The study employed both in vitro and in vivo methods. In vitro experiments used Vero C1008 and MRC-5 cells (for HCoV-OC43) and Caco-2 cells (for SARS-CoV-2). Cells were exposed to SFN before or after virus inoculation, and viral replication was assessed via cytopathic effect (CPE) assays and qPCR. Synergistic effects with remdesivir were evaluated using combination assays. The in vivo study utilized K18-hACE2 transgenic mice, which express human ACE2, allowing SARS-CoV-2 infection. Mice received daily oral SFN before intranasal SARS-CoV-2 infection. Viral load, lung injury (measured by BAL fluid protein), and pulmonary pathology were assessed. Immune cell populations in lung and spleen tissues were analyzed using high-dimensional flow cytometry. Statistical analyses included one-way and two-way ANOVA, Mann-Whitney U tests, and calculation of combination indices (CI). Specific techniques included H&E staining, immunostaining for SARS-CoV-2 spike protein, and qPCR for viral RNA quantification. NRF2 knockdown experiments were performed in Caco-2 cells to investigate the role of NRF2 in SFN's antiviral activity. Detailed descriptions of cell culture, virus strains, drug preparation, assays, and statistical analyses are provided in the methods section.

In vitro, SFN inhibited replication of HCoV-OC43 and multiple SARS-CoV-2 strains (including Delta and Omicron) in a dose-dependent manner. The median inhibitory concentrations (IC50) varied across cell lines and virus strains but were within the micromolar range. SFN demonstrated a synergistic interaction with remdesivir in inhibiting viral replication. In vivo, prophylactic oral SFN treatment in K18-hACE2 mice significantly reduced lung viral load (1.5 log reduction), total protein in bronchoalveolar lavage fluid (indicating reduced lung injury), and pulmonary pathology. SFN treatment also modulated the immune response, reducing myeloid cell recruitment to the lungs and decreasing T cell activation and cytokine production. Interestingly, the antiviral activity of SFN appeared to be independent of NRF2 activation in vitro.

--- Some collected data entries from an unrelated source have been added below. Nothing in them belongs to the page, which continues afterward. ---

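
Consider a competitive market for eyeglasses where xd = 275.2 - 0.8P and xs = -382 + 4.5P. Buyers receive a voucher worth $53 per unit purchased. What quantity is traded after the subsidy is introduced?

Pre-subsidy: 275.2 - 0.8P = -382 + 4.5P gives P* = 124, x* = 176.
With the rebate, buyers effectively pay Pb = Ps − 53, where Ps is the price sellers receive.
Demand in terms of Ps becomes xd = 275.2 − 0.8(Ps − 53) = 317.6 - 0.8Ps. Setting this equal to supply: 317.6 - 0.8Ps = -382 + 4.5Ps, so Ps = 132.
Buyers pay Pb = 132 − 53 = 79; x' = -382 + 4.5·132 = 212.

x' = 212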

The findings demonstrate SFN's broad-spectrum antiviral activity against both seasonal and pandemic coronaviruses, both in vitro and in vivo. The synergistic interaction with remdesivir suggests potential for combination therapies. The observed reduction in lung injury, pulmonary pathology, and immune cell activation highlights SFN's multi-faceted mechanism of action. The in vitro results suggest that the mechanism of action may be independent of NRF2 modulation, while the in vivo findings highlight the role of NRF2 in the anti-inflammatory effects. These results are significant because they identify a readily available and relatively safe compound with potential for preventing or treating coronavirus infections. The study's findings support further investigation into SFN's potential as a therapeutic agent for COVID-19 and other respiratory viral infections. The clinical relevance of SFN's in vitro efficacy is supported by the observation that the peak plasma concentrations achievable after consuming SFN-rich foods are within the micromolar range of the IC50 values observed in the study.

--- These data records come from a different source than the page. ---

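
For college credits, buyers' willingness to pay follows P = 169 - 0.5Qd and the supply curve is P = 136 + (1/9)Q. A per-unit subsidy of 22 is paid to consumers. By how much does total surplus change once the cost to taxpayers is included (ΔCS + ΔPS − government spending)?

Pre-subsidy: 169 - 0.5Q = 136 + (1/9)Q gives Q* = 54 and P* = 142.
With the rebate, buyers effectively pay Pb = Ps − 22, where Ps is the price sellers receive.
On the curves, Pb = 169 - 0.5Q and Ps = 136 + (1/9)Q; the wedge Ps − Pb = 22 gives 136 + (1/9)Q − (169 - 0.5Q) = 22, so Q' = 90.
Then Pb = 169 − 0.5·90 = 124 and Ps = 136 + (1/9)·90 = 146.
ΔCS = ½(54 + 90)(142 − 124) = 1296; ΔPS = ½(54 + 90)(146 − 142) = 288.
Government spending = 22 × 90 = 1980.
Net change = 1296 + 288 − 1980 = -396. The loss equals the DWL triangle ½·22·36.

Net change in total surplus = -396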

This study demonstrates that sulforaphane (SFN) exhibits potent antiviral activity against SARS-CoV-2 and HCoV-OC43 both in vitro and in vivo, with a potential synergistic effect when combined with remdesivir. The observed reduction in lung inflammation and immune dysregulation further supports SFN's therapeutic potential. Future research should focus on clinical trials to evaluate SFN's efficacy and safety in humans, as well as further mechanistic studies to fully elucidate its antiviral and immunomodulatory properties. Investigating optimal dosing strategies and formulations for maximizing bioavailability and therapeutic benefits in humans is also crucial.

The study used a transgenic mouse model (K18-hACE2) which may not fully recapitulate human infection. Only male mice were used, limiting generalizability. The bioavailability of SFN can vary depending on several factors, including individual gut microbiota, which could influence the results. Further research is needed to fully characterize the mechanism of action and to assess the clinical relevance of these findings in diverse human populations.